I chuckled because I would die. There was no reason to hold back. “Maybe they were on to something. I’d rather be classed with Agitators than cowards like you and a false king and queen.”
Jarl’s eyes turned to black slits. He rose from the edge of the bed and stripped his captain’s coat, then his belt with his sword.
“What are you doing?” I asked, heart racing.
Jarl kneeled on the edge of the ash-soaked bed. He crawled to my side and scoffed. “You don’t expect me to let you die without having you?”
Blood drained from my face, and he took pleasure in it.
“I tried so hard to find favor with you and Herr Grey, after all,” he rambled on. Jarl placed a hand on my leg, lifting the hem of my dirty gown until he could see my exposed skin beneath it. He clicked his tongue, grinning. “Lovely.”

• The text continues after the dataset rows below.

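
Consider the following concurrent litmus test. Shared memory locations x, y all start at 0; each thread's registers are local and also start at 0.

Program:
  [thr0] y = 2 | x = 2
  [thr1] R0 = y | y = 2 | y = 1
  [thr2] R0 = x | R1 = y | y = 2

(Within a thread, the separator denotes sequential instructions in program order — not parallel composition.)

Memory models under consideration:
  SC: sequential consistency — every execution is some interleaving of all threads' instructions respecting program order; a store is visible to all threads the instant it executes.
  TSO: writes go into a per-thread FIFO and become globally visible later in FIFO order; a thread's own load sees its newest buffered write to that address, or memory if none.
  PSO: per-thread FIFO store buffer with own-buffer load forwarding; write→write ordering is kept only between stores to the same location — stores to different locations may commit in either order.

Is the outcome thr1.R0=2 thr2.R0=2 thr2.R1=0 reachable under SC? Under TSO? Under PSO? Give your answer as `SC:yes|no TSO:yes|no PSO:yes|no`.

outcome vector order: (thr1.R0,thr2.R0,thr2.R1)
SC (10): 0/0/0; 0/0/1; 0/0/2; 0/2/1; 0/2/2; 2/0/0; 2/0/1; 2/0/2; 2/2/1; 2/2/2
TSO (10): 0/0/0; 0/0/1; 0/0/2; 0/2/1; 0/2/2; 2/0/0; 2/0/1; 2/0/2; 2/2/1; 2/2/2
PSO (12): 0/0/0; 0/0/1; 0/0/2; 0/2/0; 0/2/1; 0/2/2; 2/0/0; 2/0/1; 2/0/2; 2/2/0; 2/2/1; 2/2/2
target 2/2/0 ∈ {PSO}

SC:no TSO:no PSO:yes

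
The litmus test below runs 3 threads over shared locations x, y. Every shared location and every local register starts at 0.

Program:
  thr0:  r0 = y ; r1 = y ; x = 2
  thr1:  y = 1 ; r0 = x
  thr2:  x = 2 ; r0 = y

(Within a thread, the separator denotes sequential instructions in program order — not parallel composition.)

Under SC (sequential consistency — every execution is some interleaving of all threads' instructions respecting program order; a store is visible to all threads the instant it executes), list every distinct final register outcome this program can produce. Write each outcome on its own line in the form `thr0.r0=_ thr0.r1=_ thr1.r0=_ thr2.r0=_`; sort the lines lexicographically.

thr0.r0=0 thr0.r1=0 thr1.r0=0 thr2.r0=1
thr0.r0=0 thr0.r1=0 thr1.r0=2 thr2.r0=0
thr0.r0=0 thr0.r1=0 thr1.r0=2 thr2.r0=1
thr0.r0=0 thr0.r1=1 thr1.r0=0 thr2.r0=1
thr0.r0=0 thr0.r1=1 thr1.r0=2 thr2.r0=0
thr0.r0=0 thr0.r1=1 thr1.r0=2 thr2.r0=1
thr0.r0=1 thr0.r1=1 thr1.r0=0 thr2.r0=1
thr0.r0=1 thr0.r1=1 thr1.r0=2 thr2.r0=0
thr0.r0=1 thr0.r1=1 thr1.r0=2 thr2.r0=1

outcome vector order: (thr0.r0,thr0.r1,thr1.r0,thr2.r0)
|SC outcomes| = 9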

“Bastard.” I tried to kick him off.
He released my dress, but left the skirt too high on my thighs. Jarl touched my calf, skating his hand up my knee. “I’ll take our vows now. It is all arranged. The deeds to the second royal house, the fortunes will be mine by law and by the order of the king. But, you know, such a thing must be consummated between a husband and his wife. I’ll have you now. As long as I want, as many times as I want. Then, I’ll grant you a swift death out of thanks.”
“You won’t lay a hand on me,” I spat, disgusted.

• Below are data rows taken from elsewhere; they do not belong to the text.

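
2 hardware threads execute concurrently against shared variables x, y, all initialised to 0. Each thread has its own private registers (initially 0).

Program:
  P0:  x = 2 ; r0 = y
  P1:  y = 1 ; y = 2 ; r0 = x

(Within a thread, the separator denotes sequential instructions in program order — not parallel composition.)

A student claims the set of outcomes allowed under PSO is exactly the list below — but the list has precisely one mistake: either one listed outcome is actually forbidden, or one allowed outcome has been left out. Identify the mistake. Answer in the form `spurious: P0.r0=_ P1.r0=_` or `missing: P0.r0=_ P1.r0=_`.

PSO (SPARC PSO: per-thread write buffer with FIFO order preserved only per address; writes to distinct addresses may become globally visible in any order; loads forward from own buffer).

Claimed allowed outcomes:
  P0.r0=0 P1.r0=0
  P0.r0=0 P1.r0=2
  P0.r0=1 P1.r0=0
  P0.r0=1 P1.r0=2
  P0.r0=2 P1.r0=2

missing: P0.r0=2 P1.r0=0

outcome vector order: (P0.r0,P1.r0)
under PSO → 0/0 0/2 1/0 1/2 2/0 2/2
PSO∖claimed = {2/0}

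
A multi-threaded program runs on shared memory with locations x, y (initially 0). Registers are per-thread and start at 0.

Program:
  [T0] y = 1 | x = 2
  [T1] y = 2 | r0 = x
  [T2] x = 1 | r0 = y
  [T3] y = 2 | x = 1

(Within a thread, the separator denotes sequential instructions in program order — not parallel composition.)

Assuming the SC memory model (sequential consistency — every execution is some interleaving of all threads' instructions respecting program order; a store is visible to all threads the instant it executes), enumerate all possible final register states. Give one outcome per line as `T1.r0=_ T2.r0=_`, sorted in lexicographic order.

T1.r0=0 T2.r0=1
T1.r0=0 T2.r0=2
T1.r0=1 T2.r0=0
T1.r0=1 T2.r0=1
T1.r0=1 T2.r0=2
T1.r0=2 T2.r0=0
T1.r0=2 T2.r0=1
T1.r0=2 T2.r0=2

outcome vector order: (T1.r0,T2.r0)
|SC outcomes| = 8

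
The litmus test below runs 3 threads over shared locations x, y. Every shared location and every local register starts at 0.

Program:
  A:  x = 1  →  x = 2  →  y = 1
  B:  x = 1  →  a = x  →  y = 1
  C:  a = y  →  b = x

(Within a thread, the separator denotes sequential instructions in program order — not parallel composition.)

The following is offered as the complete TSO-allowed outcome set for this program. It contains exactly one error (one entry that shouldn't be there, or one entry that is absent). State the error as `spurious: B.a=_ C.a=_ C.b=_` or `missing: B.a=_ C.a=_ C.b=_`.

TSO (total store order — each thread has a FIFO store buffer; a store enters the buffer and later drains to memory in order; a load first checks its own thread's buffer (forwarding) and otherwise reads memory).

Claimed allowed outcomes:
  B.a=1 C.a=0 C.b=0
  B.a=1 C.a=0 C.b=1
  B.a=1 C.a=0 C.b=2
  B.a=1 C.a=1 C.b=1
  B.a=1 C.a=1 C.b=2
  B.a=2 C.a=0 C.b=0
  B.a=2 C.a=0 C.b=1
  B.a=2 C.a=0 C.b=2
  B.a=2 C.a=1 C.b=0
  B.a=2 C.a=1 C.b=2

outcome vector order: (B.a,C.a,C.b)
TSO: 9 outcomes — {1/0/0, 1/0/1, 1/0/2, 1/1/1, 1/1/2, 2/0/0, 2/0/1, 2/0/2, 2/1/2}
claimed∖TSO = {2/1/0}

spurious: B.a=2 C.a=1 C.b=0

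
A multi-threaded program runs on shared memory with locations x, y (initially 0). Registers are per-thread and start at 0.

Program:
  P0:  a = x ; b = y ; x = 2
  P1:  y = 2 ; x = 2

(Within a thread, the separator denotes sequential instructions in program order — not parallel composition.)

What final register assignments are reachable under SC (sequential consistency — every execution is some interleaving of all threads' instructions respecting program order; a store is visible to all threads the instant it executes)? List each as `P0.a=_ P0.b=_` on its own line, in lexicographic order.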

Jarl trapped my chin in his hand. “Perhaps you do not understand the duties of a wife?”
His hand traced the line of my waist. I tried to roll away, but the fetters kept me in place. He curled his fingers around the laces of my bodice.

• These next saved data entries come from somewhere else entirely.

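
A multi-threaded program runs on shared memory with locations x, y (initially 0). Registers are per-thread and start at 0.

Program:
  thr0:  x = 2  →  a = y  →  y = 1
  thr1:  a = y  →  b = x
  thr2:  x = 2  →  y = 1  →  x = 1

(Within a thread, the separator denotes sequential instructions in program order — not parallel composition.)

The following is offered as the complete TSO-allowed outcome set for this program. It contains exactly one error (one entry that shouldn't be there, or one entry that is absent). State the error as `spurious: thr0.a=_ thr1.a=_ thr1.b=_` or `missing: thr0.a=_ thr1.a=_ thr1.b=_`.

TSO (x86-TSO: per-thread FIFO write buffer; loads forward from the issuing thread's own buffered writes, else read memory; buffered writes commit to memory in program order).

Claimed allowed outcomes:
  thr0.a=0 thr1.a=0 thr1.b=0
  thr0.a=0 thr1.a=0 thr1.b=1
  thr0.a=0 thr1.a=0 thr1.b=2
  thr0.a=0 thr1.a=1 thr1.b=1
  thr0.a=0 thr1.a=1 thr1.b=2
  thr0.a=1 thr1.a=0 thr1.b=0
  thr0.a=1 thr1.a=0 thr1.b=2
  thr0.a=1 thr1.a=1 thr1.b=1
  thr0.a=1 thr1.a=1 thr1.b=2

missing: thr0.a=1 thr1.a=0 thr1.b=1

outcome vector order: (thr0.a,thr1.a,thr1.b)
TSO (10): 000 001 002 011 012 100 101 102 111 112
TSO∖claimed = {101}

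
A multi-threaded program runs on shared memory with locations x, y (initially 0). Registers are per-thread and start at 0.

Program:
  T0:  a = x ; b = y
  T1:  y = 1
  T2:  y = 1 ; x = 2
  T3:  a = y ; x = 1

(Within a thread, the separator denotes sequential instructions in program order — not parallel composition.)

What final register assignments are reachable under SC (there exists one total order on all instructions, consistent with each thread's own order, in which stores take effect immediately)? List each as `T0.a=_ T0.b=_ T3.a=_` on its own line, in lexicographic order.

outcome vector order: (T0.a,T0.b,T3.a)
|SC outcomes| = 9

T0.a=0 T0.b=0 T3.a=0
T0.a=0 T0.b=0 T3.a=1
T0.a=0 T0.b=1 T3.a=0
T0.a=0 T0.b=1 T3.a=1
T0.a=1 T0.b=0 T3.a=0
T0.a=1 T0.b=1 T3.a=0
T0.a=1 T0.b=1 T3.a=1
T0.a=2 T0.b=1 T3.a=0
T0.a=2 T0.b=1 T3.a=1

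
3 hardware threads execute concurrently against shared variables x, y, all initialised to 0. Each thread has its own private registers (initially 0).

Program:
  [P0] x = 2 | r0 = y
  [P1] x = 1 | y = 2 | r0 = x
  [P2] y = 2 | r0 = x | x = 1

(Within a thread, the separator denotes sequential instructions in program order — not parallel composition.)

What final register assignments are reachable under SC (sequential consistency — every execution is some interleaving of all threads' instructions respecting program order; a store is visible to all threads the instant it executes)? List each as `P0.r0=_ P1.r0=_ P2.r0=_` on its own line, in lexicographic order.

P0.r0=0 P1.r0=1 P2.r0=1
P0.r0=0 P1.r0=1 P2.r0=2
P0.r0=0 P1.r0=2 P2.r0=2
P0.r0=2 P1.r0=1 P2.r0=0
P0.r0=2 P1.r0=1 P2.r0=1
P0.r0=2 P1.r0=1 P2.r0=2
P0.r0=2 P1.r0=2 P2.r0=0
P0.r0=2 P1.r0=2 P2.r0=1
P0.r0=2 P1.r0=2 P2.r0=2

outcome vector order: (P0.r0,P1.r0,P2.r0)
|SC outcomes| = 9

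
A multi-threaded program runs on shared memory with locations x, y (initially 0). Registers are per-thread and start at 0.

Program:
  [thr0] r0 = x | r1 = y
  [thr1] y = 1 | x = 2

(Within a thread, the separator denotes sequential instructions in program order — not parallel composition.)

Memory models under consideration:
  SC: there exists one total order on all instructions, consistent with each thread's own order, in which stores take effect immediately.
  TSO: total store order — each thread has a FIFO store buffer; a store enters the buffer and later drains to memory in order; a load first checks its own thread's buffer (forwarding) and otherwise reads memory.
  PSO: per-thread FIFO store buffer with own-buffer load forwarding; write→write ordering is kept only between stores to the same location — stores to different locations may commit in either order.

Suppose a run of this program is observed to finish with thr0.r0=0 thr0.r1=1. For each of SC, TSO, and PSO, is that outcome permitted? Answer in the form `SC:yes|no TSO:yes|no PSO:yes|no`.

SC:yes TSO:yes PSO:yes

outcome vector order: (thr0.r0,thr0.r1)
SC: 3 outcomes — {0/0 0/1 2/1}
TSO: 3 outcomes — {0/0 0/1 2/1}
PSO: 4 outcomes — {0/0 0/1 2/0 2/1}
target 0/1 ∈ {SC,TSO,PSO}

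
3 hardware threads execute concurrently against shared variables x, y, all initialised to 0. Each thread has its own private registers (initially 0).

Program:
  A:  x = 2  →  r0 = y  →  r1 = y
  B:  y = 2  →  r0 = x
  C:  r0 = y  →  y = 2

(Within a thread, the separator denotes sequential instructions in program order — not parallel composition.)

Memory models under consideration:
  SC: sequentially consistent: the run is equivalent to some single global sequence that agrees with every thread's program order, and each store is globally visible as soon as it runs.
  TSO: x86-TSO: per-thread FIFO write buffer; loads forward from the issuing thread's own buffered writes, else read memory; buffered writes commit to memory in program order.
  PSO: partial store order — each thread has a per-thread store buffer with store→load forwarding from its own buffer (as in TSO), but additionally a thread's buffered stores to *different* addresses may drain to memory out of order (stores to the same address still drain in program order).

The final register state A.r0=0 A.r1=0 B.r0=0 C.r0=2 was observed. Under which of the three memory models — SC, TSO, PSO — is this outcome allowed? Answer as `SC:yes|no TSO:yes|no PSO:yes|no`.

outcome vector order: (A.r0,A.r1,B.r0,C.r0)
SC: 8 outcomes — {(0,0,2,0); (0,0,2,2); (0,2,2,0); (0,2,2,2); (2,2,0,0); (2,2,0,2); (2,2,2,0); (2,2,2,2)}
TSO: 12 outcomes — {(0,0,0,0); (0,0,0,2); (0,0,2,0); (0,0,2,2); (0,2,0,0); (0,2,0,2); (0,2,2,0); (0,2,2,2); (2,2,0,0); (2,2,0,2); (2,2,2,0); (2,2,2,2)}
PSO: 12 outcomes — {(0,0,0,0); (0,0,0,2); (0,0,2,0); (0,0,2,2); (0,2,0,0); (0,2,0,2); (0,2,2,0); (0,2,2,2); (2,2,0,0); (2,2,0,2); (2,2,2,0); (2,2,2,2)}
target (0,0,0,2) ∈ {TSO,PSO}

SC:no TSO:yes PSO:yes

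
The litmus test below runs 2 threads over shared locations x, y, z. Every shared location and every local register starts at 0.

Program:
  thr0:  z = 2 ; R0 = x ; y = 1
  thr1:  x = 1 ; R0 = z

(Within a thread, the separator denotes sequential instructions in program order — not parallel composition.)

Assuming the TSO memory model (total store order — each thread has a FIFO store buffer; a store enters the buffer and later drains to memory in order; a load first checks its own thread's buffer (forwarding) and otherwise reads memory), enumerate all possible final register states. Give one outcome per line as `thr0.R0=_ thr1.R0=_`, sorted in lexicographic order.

thr0.R0=0 thr1.R0=0
thr0.R0=0 thr1.R0=2
thr0.R0=1 thr1.R0=0
thr0.R0=1 thr1.R0=2

outcome vector order: (thr0.R0,thr1.R0)
|TSO outcomes| = 4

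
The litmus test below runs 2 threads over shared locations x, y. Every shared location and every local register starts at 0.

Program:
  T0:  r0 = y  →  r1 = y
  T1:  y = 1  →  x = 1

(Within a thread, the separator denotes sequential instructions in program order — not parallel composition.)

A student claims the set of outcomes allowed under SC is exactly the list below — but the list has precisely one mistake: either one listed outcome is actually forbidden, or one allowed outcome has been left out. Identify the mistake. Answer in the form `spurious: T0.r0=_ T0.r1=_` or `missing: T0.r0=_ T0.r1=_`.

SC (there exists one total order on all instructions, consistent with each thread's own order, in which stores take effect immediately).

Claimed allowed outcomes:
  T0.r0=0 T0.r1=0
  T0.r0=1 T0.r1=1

missing: T0.r0=0 T0.r1=1

outcome vector order: (T0.r0,T0.r1)
under SC → <0 0>, <0 1>, <1 1>
SC∖claimed = {<0 1>}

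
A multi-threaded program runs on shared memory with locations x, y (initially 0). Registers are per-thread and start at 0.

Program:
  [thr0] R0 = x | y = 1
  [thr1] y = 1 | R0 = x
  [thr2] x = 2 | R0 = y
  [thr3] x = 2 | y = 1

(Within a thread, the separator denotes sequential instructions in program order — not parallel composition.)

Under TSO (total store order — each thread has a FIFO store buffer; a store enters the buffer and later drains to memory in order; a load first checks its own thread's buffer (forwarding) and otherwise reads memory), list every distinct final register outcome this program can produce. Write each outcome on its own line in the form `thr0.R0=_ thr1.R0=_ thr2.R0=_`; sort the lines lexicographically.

outcome vector order: (thr0.R0,thr1.R0,thr2.R0)
|TSO outcomes| = 8

thr0.R0=0 thr1.R0=0 thr2.R0=0
thr0.R0=0 thr1.R0=0 thr2.R0=1
thr0.R0=0 thr1.R0=2 thr2.R0=0
thr0.R0=0 thr1.R0=2 thr2.R0=1
thr0.R0=2 thr1.R0=0 thr2.R0=0
thr0.R0=2 thr1.R0=0 thr2.R0=1
thr0.R0=2 thr1.R0=2 thr2.R0=0
thr0.R0=2 thr1.R0=2 thr2.R0=1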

“Bring in the officiator,” Jarl said to the guards who’d remained in the room. “I’ll vow with the bitch, then leave her to the men to kill.”
“Too cowardly to kill me yourself?” I shouted. What use was it to hide my hatred now?
Jarl gripped my chin and clambered over my body, straddling my hips. One hand pinched my skin along my thigh, a sneer grew on his face as he tried to frighten me during my last moments. “I’m wearing my best uniform, Elise. I’d hate to soil it,” he whispered against my lips. “But trust me—I’ll watch.”
Jarl slid off me and adjusted his gambeson. The door opened and a stoic clergyman entered, draped in his red marital robes. A man of the gods, of the All Father, or so he said. Yet, he would vow a monster to a woman bound on a bed.
“Skam vara din! Smӓrta från eld!” I shouted my curse of his shame in the old language. No doubt the man understood. For the first time, I was grateful my mother had insisted I become fluent. I rolled as best I could onto my shoulder and spat at his feet.
I took a bit of pleasure in the way he ruffled at the insult.
“Get started, holy man,” Jarl commanded.
The clergyman sniffed in disgust and opened the thick leather book of sagas and poems that were traditionally read in Timoran wedding ceremonies.
As the clergyman opened his mouth, the bones of my family home shuddered as someone pounded into the lower entrances.
Jarl held up a hand. Silence entombed us in the smoky room. I held my breath, confused, too frightened to admit.
From outside shouts rose through the hush. Another shudder rocked as footsteps pounded below us. Shouts bled into screams, into the glide of steel on steel.
Jarl withdrew his blade as heavy footsteps smashed up the stairs, down the hallway, until the bedroom door smacked against the wall. A tall patrolman tumbled into the room clutching his middle, fresh blood on his hands. “They . . . the . . . Blood Wraith.”
The guard fell forward and the next breath he took was his last.